Benefits over explicit feature selection:

No separate feature selection step needed
Relevance determined in the context of GP modeling
Soft selection avoids discrete, potentially suboptimal choices

When ARD Helps

•High-dimensional inputs — Many features where only some matter
•Unknown relevance — When you don't know which features to include
•Interpretability — When you need to explain which inputs drive predictions
•Automatic preprocessing — Replaces manual feature selection

Practical Considerations

Computational Cost: ARD adds $D$ parameters (one per dimension). For high-D inputs, this increases optimization difficulty.

Overfitting Risk: With many hyperparameters and little data, ARD can overfit.
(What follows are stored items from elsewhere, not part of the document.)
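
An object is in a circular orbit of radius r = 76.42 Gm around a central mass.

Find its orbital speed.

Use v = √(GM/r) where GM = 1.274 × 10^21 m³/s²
r = 76.42 Gm = 7.642 × 10^10 m
GM = 1.274 × 10^21 m³/s²
GM/r = (1.274 × 10^21) / (7.642 × 10^10) = 1.6671 × 10^10 m²/s²
v = √(GM/r) = 129116 m/s ≈ 129.1 km/s

Final answer: 129.1 km/s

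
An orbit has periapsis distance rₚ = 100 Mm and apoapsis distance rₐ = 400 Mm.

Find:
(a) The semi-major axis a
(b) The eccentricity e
rₚ = 100 Mm = 1 × 10^8 m
rₐ = 400 Mm = 4 × 10^8 m
(a) a = (rₚ + rₐ)/2 = 2.5 × 10^8 m ≈ 250 Mm
(b) e = (rₐ − rₚ)/(rₐ + rₚ) = (3 × 10^8) / (5 × 10^8) = 0.6

Final answer:
(a) a = 250 Mm
(b) e = 0.6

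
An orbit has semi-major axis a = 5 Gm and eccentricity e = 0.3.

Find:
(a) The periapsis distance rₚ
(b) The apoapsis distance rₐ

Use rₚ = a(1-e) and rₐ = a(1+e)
a = 5 Gm = 5 × 10^9 m
e = 0.3:  1 − e = 0.7,  1 + e = 1.3
(a) rₚ = a(1 − e) = 5 × 10^9 m × 0.7 = 3.5 × 10^9 m ≈ 3.5 Gm
(b) rₐ = a(1 + e) = 5 × 10^9 m × 1.3 = 6.5 × 10^9 m ≈ 6.5 Gm

Final answer:
(a) rₚ = 3.5 Gm
(b) rₐ = 6.5 Gm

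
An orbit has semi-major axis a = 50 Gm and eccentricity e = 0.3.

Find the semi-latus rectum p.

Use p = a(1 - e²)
a = 50 Gm = 5 × 10^10 m
e = 0.3,  e² = 0.09,  1 − e² = 0.91
p = a(1 − e²) = 5 × 10^10 m × 0.91 = 4.55 × 10^10 m ≈ 45.5 Gm

Final answer: p = 45.5 Gm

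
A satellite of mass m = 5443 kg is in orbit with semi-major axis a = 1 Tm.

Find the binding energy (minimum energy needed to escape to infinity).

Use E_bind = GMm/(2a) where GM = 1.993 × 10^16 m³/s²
a = 1 Tm = 1 × 10^12 m
GM = 1.993 × 10^16 m³/s²
m = 5443 kg
GMm = 1.993 × 10^16 × 5443 = 1.08479 × 10^20 m³·kg/s²
2a = 2 × 10^12 m
E_bind = GMm/(2a) = 5.42395 × 10^7 J ≈ 54.24 MJ

Final answer: 54.24 MJ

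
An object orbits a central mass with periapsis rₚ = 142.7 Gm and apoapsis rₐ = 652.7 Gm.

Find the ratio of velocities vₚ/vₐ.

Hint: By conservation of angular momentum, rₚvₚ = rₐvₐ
rₚ = 142.7 Gm = 1.427 × 10^11 m
rₐ = 652.7 Gm = 6.527 × 10^11 m
rₚvₚ = rₐvₐ  ⇒  vₚ/vₐ = rₐ/rₚ
vₚ/vₐ = (6.527 × 10^11) / (1.427 × 10^11) = 4.57393

Final answer: vₚ/vₐ = 4.574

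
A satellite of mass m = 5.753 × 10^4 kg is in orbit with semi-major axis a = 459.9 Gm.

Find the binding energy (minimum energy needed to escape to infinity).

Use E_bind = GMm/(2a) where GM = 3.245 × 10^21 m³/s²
a = 459.9 Gm = 4.599 × 10^11 m
GM = 3.245 × 10^21 m³/s²
m = 5.753 × 10^4 kg
GMm = 3.245 × 10^21 × 57530 = 1.86685 × 10^26 m³·kg/s²
2a = 9.198 × 10^11 m
E_bind = GMm/(2a) = 2.02962 × 10^14 J ≈ 203 TJ

Final answer: 203 TJ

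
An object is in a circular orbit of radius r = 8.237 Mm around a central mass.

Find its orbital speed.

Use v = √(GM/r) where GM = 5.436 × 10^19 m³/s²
r = 8.237 Mm = 8.237 × 10^6 m
GM = 5.436 × 10^19 m³/s²
GM/r = (5.436 × 10^19) / (8.237 × 10^6) = 6.59949 × 10^12 m²/s²
v = √(GM/r) = 2.56895 × 10^6 m/s ≈ 2569 km/s

Final answer: 2569 km/s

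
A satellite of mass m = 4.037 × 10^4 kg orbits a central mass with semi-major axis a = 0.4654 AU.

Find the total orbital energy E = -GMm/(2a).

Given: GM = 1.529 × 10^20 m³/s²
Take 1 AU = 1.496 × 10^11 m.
a = 0.4654 AU = 6.96238 × 10^10 m
GM = 1.529 × 10^20 m³/s²
2a = 1.39248 × 10^11 m
GMm = 1.529 × 10^20 × 40370 = 6.17257 × 10^24 m³·kg/s²
E = −GMm/(2a) = -4.4328 × 10^13 J ≈ -44.33 TJ

Final answer: -44.33 TJ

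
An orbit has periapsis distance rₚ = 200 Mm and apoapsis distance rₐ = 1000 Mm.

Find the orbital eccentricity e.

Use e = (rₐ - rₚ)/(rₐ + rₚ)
rₚ = 200 Mm = 2 × 10^8 m
rₐ = 1000 Mm = 1 × 10^9 m
rₐ − rₚ = 8 × 10^8 m
rₐ + rₚ = 1.2 × 10^9 m
e = (rₐ − rₚ)/(rₐ + rₚ) = 0.666667

Final answer: e = 0.6667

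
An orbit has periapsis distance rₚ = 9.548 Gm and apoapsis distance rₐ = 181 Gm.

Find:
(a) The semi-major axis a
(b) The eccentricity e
rₚ = 9.548 Gm = 9.548 × 10^9 m
rₐ = 181 Gm = 1.81 × 10^11 m
(a) a = (rₚ + rₐ)/2 = 9.5274 × 10^10 m ≈ 95.27 Gm
(b) e = (rₐ − rₚ)/(rₐ + rₚ) = (1.71452 × 10^11) / (1.90548 × 10^11) = 0.899784

Final answer:
(a) a = 95.27 Gm
(b) e = 0.8998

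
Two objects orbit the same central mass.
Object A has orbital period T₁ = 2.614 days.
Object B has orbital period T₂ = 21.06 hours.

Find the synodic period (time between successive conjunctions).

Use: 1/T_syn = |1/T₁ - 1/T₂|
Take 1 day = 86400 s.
T₁ = 2.614 days = 225850 s
T₂ = 21.06 hours = 75816 s
1/T₁ = 4.42773 × 10^-6 s⁻¹
1/T₂ = 1.31898 × 10^-5 s⁻¹
|1/T₁ − 1/T₂| = 8.7621 × 10^-6 s⁻¹
T_syn = 1 / |1/T₁ − 1/T₂| = 114128 s ≈ 1.321 days

Final answer: T_syn = 1.321 days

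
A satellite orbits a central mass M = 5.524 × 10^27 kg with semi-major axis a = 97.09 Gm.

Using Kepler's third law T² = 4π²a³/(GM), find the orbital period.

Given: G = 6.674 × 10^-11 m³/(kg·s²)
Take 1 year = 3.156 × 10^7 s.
M = 5.524 × 10^27 kg
GM = G × M = 6.674 × 10^-11 × 5.524 × 10^27 = 3.68672 × 10^17 m³/s²
a = 97.09 Gm = 9.709 × 10^10 m
a³ = 9.15216 × 10^32 m³
T = 2π √(a³/GM) = 2π √((9.15216 × 10^32) / (3.68672 × 10^17)) = 2π × 4.98244 × 10^7 s
T = 3.13056 × 10^8 s ≈ 9.919 years

Final answer: 9.919 years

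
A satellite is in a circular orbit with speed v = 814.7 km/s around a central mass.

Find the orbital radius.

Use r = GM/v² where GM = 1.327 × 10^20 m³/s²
v = 814.7 km/s = 814700 m/s
GM = 1.327 × 10^20 m³/s²
v² = 6.63736 × 10^11 m²/s²
r = GM/v² = (1.327 × 10^20) / (6.63736 × 10^11) = 1.99929 × 10^8 m ≈ 199.9 Mm

Final answer: 199.9 Mm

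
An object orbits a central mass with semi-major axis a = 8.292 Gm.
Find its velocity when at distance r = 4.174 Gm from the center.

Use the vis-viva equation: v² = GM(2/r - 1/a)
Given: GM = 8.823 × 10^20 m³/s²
a = 8.292 Gm = 8.292 × 10^9 m
r = 4.174 Gm = 4.174 × 10^9 m
GM = 8.823 × 10^20 m³/s²
2/r − 1/a = 4.79157 × 10^-10 − 1.20598 × 10^-10 = 3.58559 × 10^-10 m⁻¹
v² = GM (2/r − 1/a) = 3.16356 × 10^11 m²/s²
v = 562455 m/s ≈ 562.5 km/s

Final answer: 562.5 km/s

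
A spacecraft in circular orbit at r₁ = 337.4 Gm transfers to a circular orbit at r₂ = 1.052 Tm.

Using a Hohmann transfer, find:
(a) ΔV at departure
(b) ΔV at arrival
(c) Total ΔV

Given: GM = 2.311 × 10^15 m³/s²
r₁ = 337.4 Gm = 3.374 × 10^11 m
r₂ = 1.052 Tm = 1.052 × 10^12 m
GM = 2.311 × 10^15 m³/s²
Transfer ellipse: a_t = (r₁ + r₂)/2 = 6.947 × 10^11 m
Circular speed at r₁: v₁ = √(GM/r₁) = 82.7613 m/s
Transfer speed at r₁ (periapsis): v₁ₜ = √(GM(2/r₁ − 1/a_t)) = 101.844 m/s
(a) ΔV₁ = v₁ₜ − v₁ = 19.083 m/s ≈ 19.08 m/s
Circular speed at r₂: v₂ = √(GM/r₂) = 46.8697 m/s
Transfer speed at r₂ (apoapsis): v₂ₜ = √(GM(2/r₂ − 1/a_t)) = 32.6637 m/s
(b) ΔV₂ = v₂ − v₂ₜ = 14.2059 m/s ≈ 14.21 m/s
(c) ΔV_total = ΔV₁ + ΔV₂ = 33.2889 m/s ≈ 33.29 m/s

Final answer:
(a) ΔV₁ = 19.08 m/s
(b) ΔV₂ = 14.21 m/s
(c) ΔV_total = 33.29 m/s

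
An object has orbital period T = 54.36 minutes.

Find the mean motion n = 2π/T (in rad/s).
T = 54.36 minutes = 3261.6 s
n = 2π / 3261.6 s = 0.00192641 rad/s ≈ 0.001926 rad/s

Final answer: n = 0.001926 rad/s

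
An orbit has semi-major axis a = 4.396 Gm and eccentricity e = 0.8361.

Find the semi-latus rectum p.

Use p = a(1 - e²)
a = 4.396 Gm = 4.396 × 10^9 m
e = 0.8361,  e² = 0.699063,  1 − e² = 0.300937
p = a(1 − e²) = 4.396 × 10^9 m × 0.300937 = 1.32292 × 10^9 m ≈ 1.323 Gm

Final answer: p = 1.323 Gm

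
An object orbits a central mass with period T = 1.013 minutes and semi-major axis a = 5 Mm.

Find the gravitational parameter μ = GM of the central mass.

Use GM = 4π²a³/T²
T = 1.013 minutes = 60.78 s
a = 5 Mm = 5 × 10^6 m
a³ = 1.25 × 10^20 m³
T² = 3694.21 s²
GM = 4π² × (1.25 × 10^20) / 3694.21 = 1.33582 × 10^18 m³/s²
GM ≈ 1.336 × 10^18 m³/s²

Final answer: GM = 1.336 × 10^18 m³/s²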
The number of effective parameters is roughly $D + 2$ (D length scales + signal + noise variance).

Scaling: Always normalize inputs before using ARD. Otherwise, features on different scales will have incomparable length scales.

Initialization: Initialize all length scales similarly (e.g., to median pairwise distance in that dimension). Random initialization can lead to poor local optima.

Rule of Thumb

Reliable ARD typically requires n >> D (number of observations much greater than dimensions). With n ≈ D or n < D, consider using a single shared length scale or dimensionality reduction before GP modeling.

Summary

Key Takeaways

•ARD = per-dimension length scales — Small length scale = high relevance
•Learned via marginal likelihood — Same optimization as other hyperparameters
•Automatic feature selection — Irrelevant features pushed to large length scales
•Requires sufficient data — Need n >> D for reliable relevance estimates
•Normalize inputs — Essential for meaningful length scale comparison

Module Complete

Congratulations! You've completed the module on GP Kernels and Hyperparameters. You now understand kernel design principles, how to combine kernels for expressive models, hyperparameter optimization via marginal likelihood, and automatic relevance determination for feature selection.